Possible Permanent Residence without
Labor Certification
If an L-1A intracompany transferee has worked abroad in an executive
or managerial capacity (but not in a capacity of only specialized
knowledge) and works or will work in an executive or managerial
capacity in the United States, the US employer may file a “Priority
Worker” I-140 Immigrant Petition. The advantage of filing
an I-140 in this “Multinational Executive or Manager” category
is that no Labor Certification is required. While processing of
these types of I-140 petitions is still slow, being able to bypass
the Labor Certification process reduces the overall length of the
Permanent Residence process.

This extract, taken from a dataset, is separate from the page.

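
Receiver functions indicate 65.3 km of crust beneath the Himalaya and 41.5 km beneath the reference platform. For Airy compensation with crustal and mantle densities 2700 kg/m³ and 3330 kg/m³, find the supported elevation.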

It goes without saying that USCIS
closely scrutinizes such I-140 petitions to ensure that approval
is limited to only those transferees who indeed have worked/will
work in an executive or managerial capacity both abroad and in
the United States. Transferees whose facts support only L-1B specialized
knowledge worker approval generally do not qualify for this type
of I-140 and must first be sponsored in a Labor Certification case
through the Department of Labor before an I-140 petition can be filed.